704. I have already said, when engaged in reducing common and voltaic electricity to one standard of measurement (377.), and again when introducing my theory of electro-chemical decomposition (504. 505. 510.), that the chemical decomposing action of a current _is constant for a constant quantity of electricity_, notwithstanding the greatest variations in its sources, in its intensity, in the size of the _electrodes_ used, in the nature of the conductors (or non-conductors (307.)) through which it is passed, or in other circumstances. The conclusive proofs of the truth of these statements shall be given almost immediately (783, &c.).

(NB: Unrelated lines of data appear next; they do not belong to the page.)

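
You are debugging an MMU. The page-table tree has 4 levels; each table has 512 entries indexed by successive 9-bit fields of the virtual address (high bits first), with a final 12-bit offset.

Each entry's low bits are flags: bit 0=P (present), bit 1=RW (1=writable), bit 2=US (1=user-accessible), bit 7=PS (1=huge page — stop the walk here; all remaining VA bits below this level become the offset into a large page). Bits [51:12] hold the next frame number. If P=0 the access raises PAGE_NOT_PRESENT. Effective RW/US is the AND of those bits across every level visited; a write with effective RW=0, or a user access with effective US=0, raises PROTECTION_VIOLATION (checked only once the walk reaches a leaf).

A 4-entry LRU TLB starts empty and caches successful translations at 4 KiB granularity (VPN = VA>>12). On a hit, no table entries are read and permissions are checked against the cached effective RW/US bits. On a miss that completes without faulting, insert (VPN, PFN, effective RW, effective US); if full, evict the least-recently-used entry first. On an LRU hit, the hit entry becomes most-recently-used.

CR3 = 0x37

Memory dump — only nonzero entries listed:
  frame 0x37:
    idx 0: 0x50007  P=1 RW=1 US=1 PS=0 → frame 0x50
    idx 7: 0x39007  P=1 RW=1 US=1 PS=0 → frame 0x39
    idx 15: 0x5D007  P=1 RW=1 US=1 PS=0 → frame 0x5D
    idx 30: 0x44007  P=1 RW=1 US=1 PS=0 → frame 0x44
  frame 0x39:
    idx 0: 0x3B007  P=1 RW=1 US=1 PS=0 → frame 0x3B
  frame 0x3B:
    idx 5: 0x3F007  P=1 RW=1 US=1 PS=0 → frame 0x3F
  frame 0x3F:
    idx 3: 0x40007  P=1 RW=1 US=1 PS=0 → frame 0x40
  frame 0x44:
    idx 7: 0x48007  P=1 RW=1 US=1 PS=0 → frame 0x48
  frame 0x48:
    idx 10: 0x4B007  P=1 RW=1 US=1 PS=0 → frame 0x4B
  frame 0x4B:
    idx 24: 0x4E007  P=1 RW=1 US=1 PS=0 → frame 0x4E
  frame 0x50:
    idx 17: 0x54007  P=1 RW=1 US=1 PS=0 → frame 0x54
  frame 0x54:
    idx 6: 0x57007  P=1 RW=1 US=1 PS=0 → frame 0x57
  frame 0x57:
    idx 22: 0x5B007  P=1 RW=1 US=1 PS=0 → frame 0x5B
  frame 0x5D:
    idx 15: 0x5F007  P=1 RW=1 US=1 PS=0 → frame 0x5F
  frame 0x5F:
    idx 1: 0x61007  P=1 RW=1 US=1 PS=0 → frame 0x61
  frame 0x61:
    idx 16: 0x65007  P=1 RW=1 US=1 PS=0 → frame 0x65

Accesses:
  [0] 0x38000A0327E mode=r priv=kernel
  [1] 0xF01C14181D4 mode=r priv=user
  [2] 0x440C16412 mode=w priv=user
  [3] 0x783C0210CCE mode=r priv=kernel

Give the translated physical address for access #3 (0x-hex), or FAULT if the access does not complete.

Walk each access:
#0 VA=0x38000A0327E (r,kernel):
  [0] read 0x37 idx=7: raw=0x39007 flags P=1 W=1 U=1 S=0
  [1] read 0x39 idx=0: raw=0x3B007 flags P=1 W=1 U=1 S=0
  [2] read 0x3B idx=5: raw=0x3F007 flags P=1 W=1 U=1 S=0
  [3] read 0x3F idx=3: raw=0x40007 flags P=1 W=1 U=1 S=0
  → PA=0x4027E  (4 entries read)
#1 VA=0xF01C14181D4 (r,user):
  [0] read 0x37 idx=30: raw=0x44007 flags P=1 W=1 U=1 S=0
  [1] read 0x44 idx=7: raw=0x48007 flags P=1 W=1 U=1 S=0
  [2] read 0x48 idx=10: raw=0x4B007 flags P=1 W=1 U=1 S=0
  [3] read 0x4B idx=24: raw=0x4E007 flags P=1 W=1 U=1 S=0
  → PA=0x4E1D4  (4 entries read)
#2 VA=0x440C16412 (w,user):
  [0] read 0x37 idx=0: raw=0x50007 flags P=1 W=1 U=1 S=0
  [1] read 0x50 idx=17: raw=0x54007 flags P=1 W=1 U=1 S=0
  [2] read 0x54 idx=6: raw=0x57007 flags P=1 W=1 U=1 S=0
  [3] read 0x57 idx=22: raw=0x5B007 flags P=1 W=1 U=1 S=0
  → PA=0x5B412  (4 entries read)
#3 VA=0x783C0210CCE (r,kernel):
  [0] read 0x37 idx=15: raw=0x5D007 flags P=1 W=1 U=1 S=0
  [1] read 0x5D idx=15: raw=0x5F007 flags P=1 W=1 U=1 S=0
  [2] read 0x5F idx=1: raw=0x61007 flags P=1 W=1 U=1 S=0
  [3] read 0x61 idx=16: raw=0x65007 flags P=1 W=1 U=1 S=0
  → PA=0x65CCE  (4 entries read)

Access #3 PA: 0x65CCE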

705. I endeavoured upon this law to construct an instrument which should measure out the electricity passing through it, and which, being interposed in the course of the current used in any particular experiment, should serve at pleasure, either as a _comparative standard_ of effect, or as a _positive measurer_ of this subtile agent.

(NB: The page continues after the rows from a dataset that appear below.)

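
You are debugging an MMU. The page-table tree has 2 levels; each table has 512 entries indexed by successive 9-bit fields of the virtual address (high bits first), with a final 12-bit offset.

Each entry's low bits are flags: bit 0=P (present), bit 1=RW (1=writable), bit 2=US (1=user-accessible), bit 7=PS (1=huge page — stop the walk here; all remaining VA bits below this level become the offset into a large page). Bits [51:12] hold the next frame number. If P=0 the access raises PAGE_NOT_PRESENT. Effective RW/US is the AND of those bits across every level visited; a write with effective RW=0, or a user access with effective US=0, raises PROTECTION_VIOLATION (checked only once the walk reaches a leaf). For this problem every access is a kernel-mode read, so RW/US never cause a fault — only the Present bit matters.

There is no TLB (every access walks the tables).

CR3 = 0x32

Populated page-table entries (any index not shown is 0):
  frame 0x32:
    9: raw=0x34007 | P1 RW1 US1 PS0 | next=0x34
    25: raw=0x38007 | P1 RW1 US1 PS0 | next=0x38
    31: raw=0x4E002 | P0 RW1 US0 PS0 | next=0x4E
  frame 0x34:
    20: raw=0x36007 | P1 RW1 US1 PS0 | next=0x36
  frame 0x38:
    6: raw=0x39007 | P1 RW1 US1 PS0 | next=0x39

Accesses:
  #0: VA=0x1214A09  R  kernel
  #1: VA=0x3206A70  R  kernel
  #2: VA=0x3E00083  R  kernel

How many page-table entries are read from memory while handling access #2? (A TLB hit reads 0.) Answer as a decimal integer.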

706. There is no substance better fitted, under ordinary circumstances, to be the indicating body in such an instrument than water; for it is decomposed with facility when rendered a better conductor by the addition of acids or salts; its elements may in numerous cases be obtained and collected without any embarrassment from secondary action, and, being gaseous, they are in the best physical condition for separation and measurement. Water, therefore, acidulated by sulphuric acid, is the substance I shall generally refer to, although it may become expedient in peculiar cases or forms of experiment to use other bodies (843.).

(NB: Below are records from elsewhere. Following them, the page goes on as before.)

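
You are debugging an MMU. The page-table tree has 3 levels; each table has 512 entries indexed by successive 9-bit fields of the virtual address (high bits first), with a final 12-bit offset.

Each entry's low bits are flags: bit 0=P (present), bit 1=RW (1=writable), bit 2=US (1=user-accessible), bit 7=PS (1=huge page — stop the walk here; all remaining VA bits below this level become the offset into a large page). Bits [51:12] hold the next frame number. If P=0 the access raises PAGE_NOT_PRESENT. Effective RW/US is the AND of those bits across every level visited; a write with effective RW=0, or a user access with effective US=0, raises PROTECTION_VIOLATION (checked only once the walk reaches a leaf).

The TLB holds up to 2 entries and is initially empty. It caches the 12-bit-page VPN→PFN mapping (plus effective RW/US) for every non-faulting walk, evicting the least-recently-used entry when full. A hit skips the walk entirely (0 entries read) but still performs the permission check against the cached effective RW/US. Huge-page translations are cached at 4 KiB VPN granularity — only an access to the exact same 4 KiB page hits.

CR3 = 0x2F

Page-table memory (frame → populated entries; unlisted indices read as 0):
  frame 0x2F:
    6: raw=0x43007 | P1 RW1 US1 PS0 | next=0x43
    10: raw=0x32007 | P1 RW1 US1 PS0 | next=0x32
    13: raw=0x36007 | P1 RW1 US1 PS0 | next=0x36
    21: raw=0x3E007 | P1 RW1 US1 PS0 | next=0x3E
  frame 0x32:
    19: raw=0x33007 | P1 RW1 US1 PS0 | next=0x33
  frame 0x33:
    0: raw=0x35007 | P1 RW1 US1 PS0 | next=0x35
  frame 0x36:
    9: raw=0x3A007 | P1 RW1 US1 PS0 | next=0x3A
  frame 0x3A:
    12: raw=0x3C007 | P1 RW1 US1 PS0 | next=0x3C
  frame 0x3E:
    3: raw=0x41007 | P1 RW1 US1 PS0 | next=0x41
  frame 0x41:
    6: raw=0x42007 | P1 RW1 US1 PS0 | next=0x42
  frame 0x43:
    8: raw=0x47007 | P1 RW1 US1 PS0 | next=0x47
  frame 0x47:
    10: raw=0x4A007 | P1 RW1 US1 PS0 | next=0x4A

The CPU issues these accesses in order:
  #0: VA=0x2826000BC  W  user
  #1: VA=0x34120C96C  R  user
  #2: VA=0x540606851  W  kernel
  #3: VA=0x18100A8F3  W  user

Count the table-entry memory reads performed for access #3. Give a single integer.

Walk each access:
#0 VA=0x2826000BC (w,user):
  lvl0: tbl 0x2F, slot 10 ⇒ 0x32007 (P1/RW1/US1/PS0)
  lvl1: tbl 0x32, slot 19 ⇒ 0x33007 (P1/RW1/US1/PS0)
  lvl2: tbl 0x33, slot 0 ⇒ 0x35007 (P1/RW1/US1/PS0)
  ✓ 0x350BC  — 3 lookups
#1 VA=0x34120C96C (r,user):
  lvl0: tbl 0x2F, slot 13 ⇒ 0x36007 (P1/RW1/US1/PS0)
  lvl1: tbl 0x36, slot 9 ⇒ 0x3A007 (P1/RW1/US1/PS0)
  lvl2: tbl 0x3A, slot 12 ⇒ 0x3C007 (P1/RW1/US1/PS0)
  ✓ 0x3C96C  — 3 lookups
#2 VA=0x540606851 (w,kernel):
  lvl0: tbl 0x2F, slot 21 ⇒ 0x3E007 (P1/RW1/US1/PS0)
  lvl1: tbl 0x3E, slot 3 ⇒ 0x41007 (P1/RW1/US1/PS0)
  lvl2: tbl 0x41, slot 6 ⇒ 0x42007 (P1/RW1/US1/PS0)
  ✓ 0x42851  — 3 lookups
#3 VA=0x18100A8F3 (w,user):
  lvl0: tbl 0x2F, slot 6 ⇒ 0x43007 (P1/RW1/US1/PS0)
  lvl1: tbl 0x43, slot 8 ⇒ 0x47007 (P1/RW1/US1/PS0)
  lvl2: tbl 0x47, slot 10 ⇒ 0x4A007 (P1/RW1/US1/PS0)
  ✓ 0x4A8F3  — 3 lookups

Entries read for #3: 3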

707. The first precaution needful in the construction of the instrument was to avoid the recombination of the evolved gases, an effect which the positive electrode has been found so capable of producing (571.). For this purpose various forms of decomposing apparatus were used. The first consisted of straight tubes, each containing a plate and wire of platina soldered together by gold, and fixed hermetically in the glass at the closed extremity of the tube (Plate V. fig. 60.). The tubes were about eight inches long, 0.7 of an inch in diameter, and graduated. The platina plates were about an inch long, as wide as the tubes would permit, and adjusted as near to the mouths of the tubes as was consistent with the safe collection of the gases evolved. In certain cases, where it was required to evolve the elements upon as small a surface as possible, the metallic extremity, instead of being a plate, consisted of the wire bent into the form of a ring (fig. 61.). When these tubes were used as measurers, they were filled with the dilute sulphuric acid, inverted in a basin of the same liquid (fig. 62.), and placed in an inclined position, with their mouths near to each other, that as little decomposing matter should intervene as possible; and also, in such a direction that the platina plates should be in vertical planes (720).

708. Another form of apparatus is that delineated (fig. 63.). The tube is bent in the middle; one end is closed; in that end is fixed a wire and plate, _a_, proceeding so far downwards, that, when in the position figured, it shall be as near to the angle as possible, consistently with the collection, at the closed extremity of the tube, of all the gas evolved against it. The plane of this plate is also perpendicular (720.). The other metallic termination, _b_, is introduced at the time decomposition is to be effected, being brought as near the angle as possible, without causing any gas to pass from it towards the closed end of the instrument. The gas evolved against it is allowed to escape.